The Iranian themes used on textiles can also evoke deities such as the simurgh, symbol of divinity, the boar's head, symbol of the Zoroastrian god Verethragna, the ram symbolizing the fern, concept of the Avesta meaning power, wealth, etc., the lion, winged or not, associated with Ishtar or Mithra, the winged horse, the duck holding a ribbon in its beak, the patient, symbol of royalty, etc. Similarly, the motif of animals confronting each other on either side of a tree dates back to Mesopotamian high antiquity. A subject which also enjoyed great success was that of the royal hunt.
It is interesting to note that these fabrics will continue to be used very late, in the Tibetan Empire, as evidenced by a painting after Yan Liben (600-673) depicting Emperor Taizong (626-649) giving audience to mGar gTong-btsan-sgam-po minister and ambassador of the empire of Tibet. The ambassador is dressed in a caftan adorned with beaded medallions. These patterns will continue in the Himalayan region until the 11th century as evidenced by some wall paintings in Alci, Ladakh.
This type of weaving requires large centers with political stability and great economic wealth. Several hypotheses located in Xinjiang are possible such as Khotan, Kuča or Tourfan; but recently, several specialists have suggested that Qinghai could also be a production center, an unlikely hypothesis. The T'u -yü-hun kingdom (329 – 663) covered a large part of this province crossed by a caravan trail allowing southern China to trade with Xinjiang. Large necropolises have been discovered in Qinghai where large numbers of such precious fabrics have been found – which does not mean that they were made there. Another center could be located in Sichuan because there is proof, in a correspondence, of a weaving workshop where it is requested to make fabrics in the Western style. During the revolt of An Lushan (705-757), this one will be very criticized because it will support the importation of foreign textiles to the detriment of the workshops of Sichuan while being based on Sogdian minorities. Its fall was to lead to xenophobic massacres. We can speculate on this Chinese production because there is an obvious sinicization of the motifs with a treatment of winged horses in the style of the Tang, typically Chinese flowered medallions and the multiplication of phoenixes rather than pheasants. An extremely refined and perfectly woven textile, deposited in the Shōsō-in of Nara, illustrating a royal hunt in beaded medallions, appears to be of Chinese manufacture although derived from an Iranian motif, the Hunt of Bahrâm-Gûr.

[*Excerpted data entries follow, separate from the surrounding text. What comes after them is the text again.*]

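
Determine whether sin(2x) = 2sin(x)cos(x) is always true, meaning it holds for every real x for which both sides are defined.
Claim: sin(2x) = 2sin(x)cos(x).
Reasoning: Put y = x in the addition formula sin(x+y) = sin(x)cos(y) + cos(x)sin(y): sin(2x) = sin(x)cos(x) + cos(x)sin(x) = 2sin(x)cos(x).
So the two sides agree for every real x for which both sides are defined.

Conclusion: Yes, this is an identity.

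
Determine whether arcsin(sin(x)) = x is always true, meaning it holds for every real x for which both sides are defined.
Claim: arcsin(sin(x)) = x.
Test a specific point where both sides are defined: x = π.
LHS = arcsin(sin(x)) ≈ 0.0000
RHS = x ≈ 3.1416
Since 0.0000 ≠ 3.1416, the equation fails at this point, so it cannot hold for every real x for which both sides are defined.
arcsin only returns values in [-π/2, π/2], so arcsin(sin(x)) = x holds only for x in that interval, not for all real x.

Conclusion: No, this is NOT an identity.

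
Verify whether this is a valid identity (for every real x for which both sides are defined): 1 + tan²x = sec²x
Yes, this is an identity.

Claim: 1 + tan²x = sec²x.
Reasoning: Start from sin²x + cos²x = 1 and divide every term by cos²x (allowed wherever tan x and sec x are defined): tan²x + 1 = 1/cos²x = sec²x.
So the two sides agree for every real x for which both sides are defined.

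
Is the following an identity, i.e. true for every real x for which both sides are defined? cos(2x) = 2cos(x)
No, this is NOT an identity.

Claim: cos(2x) = 2cos(x).
Test a specific point where both sides are defined: x = -π/3.
LHS = cos(2x) ≈ -0.5000
RHS = 2cos(x) ≈ 1.0000
Since -0.5000 ≠ 1.0000, the equation fails at this point, so it cannot hold for every real x for which both sides are defined.
The correct double-angle formula is cos(2x) = cos²x - sin²x.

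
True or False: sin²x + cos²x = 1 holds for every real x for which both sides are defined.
Claim: sin²x + cos²x = 1.
Reasoning: The point (cos x, sin x) lies on the unit circle X² + Y² = 1, so cos²x + sin²x = 1 for every real x.
So the two sides agree for every real x for which both sides are defined.

Conclusion: True.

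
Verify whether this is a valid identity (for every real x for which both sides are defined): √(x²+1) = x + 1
No, this is NOT an identity.

Claim: √(x²+1) = x + 1.
Test a specific point where both sides are defined: x = -2.
LHS = √(x²+1) ≈ 2.2361
RHS = x + 1 ≈ -1.0000
Since 2.2361 ≠ -1.0000, the equation fails at this point, so it cannot hold for every real x for which both sides are defined.
(x+1)² = x² + 2x + 1 ≠ x² + 1 unless x = 0.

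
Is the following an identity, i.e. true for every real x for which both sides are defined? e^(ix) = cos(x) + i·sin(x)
Yes, this is an identity.

Claim: e^(ix) = cos(x) + i·sin(x).
Reasoning: Euler's formula. Expand e^(ix) = Σ (ix)^k / k!. Since i² = -1, the even-k terms are Σ (-1)^m x^(2m)/(2m)! = cos(x) and the odd-k terms are i · Σ (-1)^m x^(2m+1)/(2m+1)! = i·sin(x).
So the two sides agree for every real x for which both sides are defined.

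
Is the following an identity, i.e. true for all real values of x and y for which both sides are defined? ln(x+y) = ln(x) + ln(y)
No, this is NOT an identity.

Claim: ln(x+y) = ln(x) + ln(y).
Test a specific point where both sides are defined: x = 2, y = 4.
LHS = ln(x+y) ≈ 1.7918
RHS = ln(x) + ln(y) ≈ 2.0794
Since 1.7918 ≠ 2.0794, the equation fails at this point, so it cannot hold for all real values of x and y for which both sides are defined.
ln(x) + ln(y) = ln(xy), not ln(x+y).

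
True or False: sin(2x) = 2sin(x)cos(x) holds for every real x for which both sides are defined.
Claim: sin(2x) = 2sin(x)cos(x).
Reasoning: Put y = x in the addition formula sin(x+y) = sin(x)cos(y) + cos(x)sin(y): sin(2x) = sin(x)cos(x) + cos(x)sin(x) = 2sin(x)cos(x).
So the two sides agree for every real x for which both sides are defined.

Conclusion: True.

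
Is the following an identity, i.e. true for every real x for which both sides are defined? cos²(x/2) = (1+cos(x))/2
Yes, this is an identity.

Claim: cos²(x/2) = (1+cos(x))/2.
Reasoning: Use cos(2θ) = 2cos²θ - 1 with θ = x/2: cos(x) = 2cos²(x/2) - 1. Solving for cos²(x/2) gives (1 + cos(x))/2.
So the two sides agree for every real x for which both sides are defined.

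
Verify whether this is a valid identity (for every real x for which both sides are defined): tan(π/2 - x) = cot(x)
Claim: tan(π/2 - x) = cot(x).
Reasoning: tan(π/2 - x) = sin(π/2 - x)/cos(π/2 - x) = cos(x)/sin(x) = cot(x), using the cofunction identities sin(π/2 - x) = cos(x) and cos(π/2 - x) = sin(x).
So the two sides agree for every real x for which both sides are defined.

Conclusion: Yes, this is an identity.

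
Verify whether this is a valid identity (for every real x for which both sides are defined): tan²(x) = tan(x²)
Claim: tan²(x) = tan(x²).
Test a specific point where both sides are defined: x = 3π/4.
LHS = tan²(x) ≈ 1.0000
RHS = tan(x²) ≈ -0.8977
Since 1.0000 ≠ -0.8977, the equation fails at this point, so it cannot hold for every real x for which both sides are defined.
tan²(x) means (tan x)², squaring the output; tan(x²) squares the input. These are different functions.

Conclusion: No, this is NOT an identity.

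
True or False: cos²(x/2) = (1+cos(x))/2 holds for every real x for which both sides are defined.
Claim: cos²(x/2) = (1+cos(x))/2.
Reasoning: Use cos(2θ) = 2cos²θ - 1 with θ = x/2: cos(x) = 2cos²(x/2) - 1. Solving for cos²(x/2) gives (1 + cos(x))/2.
So the two sides agree for every real x for which both sides are defined.

Conclusion: True.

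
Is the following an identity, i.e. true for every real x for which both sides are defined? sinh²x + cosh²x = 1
Claim: sinh²x + cosh²x = 1.
Test a specific point where both sides are defined: x = 1/2.
LHS = sinh²x + cosh²x ≈ 1.5431
RHS = 1 ≈ 1.0000
Since 1.5431 ≠ 1.0000, the equation fails at this point, so it cannot hold for every real x for which both sides are defined.
The correct hyperbolic identity is cosh²x - sinh²x = 1 (a difference); the sum sinh²x + cosh²x equals cosh(2x).

Conclusion: No, this is NOT an identity.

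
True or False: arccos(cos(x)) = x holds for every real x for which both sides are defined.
Claim: arccos(cos(x)) = x.
Test a specific point where both sides are defined: x = -π/3.
LHS = arccos(cos(x)) ≈ 1.0472
RHS = x ≈ -1.0472
Since 1.0472 ≠ -1.0472, the equation fails at this point, so it cannot hold for every real x for which both sides are defined.
arccos only returns values in [0, π], so arccos(cos(x)) = x holds only for x in that interval, not for all real x.

Conclusion: False.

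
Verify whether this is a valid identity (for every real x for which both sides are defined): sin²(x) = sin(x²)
No, this is NOT an identity.

Claim: sin²(x) = sin(x²).
Test a specific point where both sides are defined: x = -π/6.
LHS = sin²(x) ≈ 0.2500
RHS = sin(x²) ≈ 0.2707
Since 0.2500 ≠ 0.2707, the equation fails at this point, so it cannot hold for every real x for which both sides are defined.
sin²(x) means (sin x)², squaring the output; sin(x²) squares the input. These are different functions.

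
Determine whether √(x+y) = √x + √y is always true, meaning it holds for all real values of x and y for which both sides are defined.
Claim: √(x+y) = √x + √y.
Test a specific point where both sides are defined: x = 1, y = 1/2.
LHS = √(x+y) ≈ 1.2247
RHS = √x + √y ≈ 1.7071
Since 1.2247 ≠ 1.7071, the equation fails at this point, so it cannot hold for all real values of x and y for which both sides are defined.
Squaring the right side gives x + 2√(xy) + y, not x + y.

Conclusion: No, this is NOT an identity.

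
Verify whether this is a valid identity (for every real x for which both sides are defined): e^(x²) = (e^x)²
No, this is NOT an identity.

Claim: e^(x²) = (e^x)².
Test a specific point where both sides are defined: x = 3.
LHS = e^(x²) ≈ 8103.0839
RHS = (e^x)² ≈ 403.4288
Since 8103.0839 ≠ 403.4288, the equation fails at this point, so it cannot hold for every real x for which both sides are defined.
(e^x)² = e^(2x), and 2x ≠ x² in general.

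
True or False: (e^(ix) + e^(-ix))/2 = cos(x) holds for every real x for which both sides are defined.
True.

Claim: (e^(ix) + e^(-ix))/2 = cos(x).
Reasoning: By Euler's formula e^(ix) = cos(x) + i·sin(x) and e^(-ix) = cos(x) - i·sin(x). Adding cancels the sine terms: e^(ix) + e^(-ix) = 2cos(x); divide by 2.
So the two sides agree for every real x for which both sides are defined.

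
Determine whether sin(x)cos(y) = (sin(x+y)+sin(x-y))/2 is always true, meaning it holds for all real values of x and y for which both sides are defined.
Yes, this is an identity.

Claim: sin(x)cos(y) = (sin(x+y)+sin(x-y))/2.
Reasoning: sin(x+y) = sin(x)cos(y) + cos(x)sin(y) and sin(x-y) = sin(x)cos(y) - cos(x)sin(y). Adding, sin(x+y) + sin(x-y) = 2sin(x)cos(y); divide by 2.
So the two sides agree for all real values of x and y for which both sides are defined.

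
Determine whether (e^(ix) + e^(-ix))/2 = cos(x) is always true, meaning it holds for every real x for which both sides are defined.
Yes, this is an identity.

Claim: (e^(ix) + e^(-ix))/2 = cos(x).
Reasoning: By Euler's formula e^(ix) = cos(x) + i·sin(x) and e^(-ix) = cos(x) - i·sin(x). Adding cancels the sine terms: e^(ix) + e^(-ix) = 2cos(x); divide by 2.
So the two sides agree for every real x for which both sides are defined.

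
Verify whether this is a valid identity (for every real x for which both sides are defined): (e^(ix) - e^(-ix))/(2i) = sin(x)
Claim: (e^(ix) - e^(-ix))/(2i) = sin(x).
Reasoning: By Euler's formula e^(ix) = cos(x) + i·sin(x) and e^(-ix) = cos(x) - i·sin(x). Subtracting cancels the cosine terms: e^(ix) - e^(-ix) = 2i·sin(x); divide by 2i.
So the two sides agree for every real x for which both sides are defined.

Conclusion: Yes, this is an identity.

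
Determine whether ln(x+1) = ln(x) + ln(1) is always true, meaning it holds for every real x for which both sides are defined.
No, this is NOT an identity.

Claim: ln(x+1) = ln(x) + ln(1).
Test a specific point where both sides are defined: x = 5.
LHS = ln(x+1) ≈ 1.7918
RHS = ln(x) + ln(1) ≈ 1.6094
Since 1.7918 ≠ 1.6094, the equation fails at this point, so it cannot hold for every real x for which both sides are defined.
ln(1) = 0, so the right side is just ln(x), which differs from ln(x+1).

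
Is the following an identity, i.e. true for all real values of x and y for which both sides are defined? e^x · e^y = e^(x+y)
Yes, this is an identity.

Claim: e^x · e^y = e^(x+y).
Reasoning: This is the law of exponents for a common base: multiplying powers adds exponents. E.g. from the series, (Σ x^j/j!)(Σ y^k/k!) = Σ_m (Σ_{j+k=m} x^j y^k/(j!k!)) = Σ_m (x+y)^m/m! by the binomial theorem.
So the two sides agree for all real values of x and y for which both sides are defined.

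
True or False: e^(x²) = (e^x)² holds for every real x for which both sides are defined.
False.

Claim: e^(x²) = (e^x)².
Test a specific point where both sides are defined: x = 1/2.
LHS = e^(x²) ≈ 1.2840
RHS = (e^x)² ≈ 2.7183
Since 1.2840 ≠ 2.7183, the equation fails at this point, so it cannot hold for every real x for which both sides are defined.
(e^x)² = e^(2x), and 2x ≠ x² in general.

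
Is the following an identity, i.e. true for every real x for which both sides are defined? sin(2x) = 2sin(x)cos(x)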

It should be noted that the fall of Persia and Sogdiana, in the seventh century, under the Muslim invasions will not spell the end of these textiles with beaded medallions any more than the type of silverware prized by the Sassanids. However, Muslim production features more repetitive patterns, less inventive and of lower weaving quality.
In the West, the Emperor Justinian (527-565), following the Roman emperors, concerned about the import trade of luxury goods which led to a flight of cash, created "gynecea" in Palestine, women's weaving workshops on the Iranian model. We weave a very beautiful production there, inspired by Iran, of high quality, as the shroud says by Charlemagne, kept in the treasury of Aix la Chapelle and the Cluny museum, or that of Saint Austremoine in the Lyon fabrics museum. Sicily then became an important center of weaving.
We see that it is very difficult to define exactly where all these very beautiful textiles with slightly metallic reflections, due to the weaving of silk, come from, and many studies remain to be done by examining the methods of weaving and the patterns.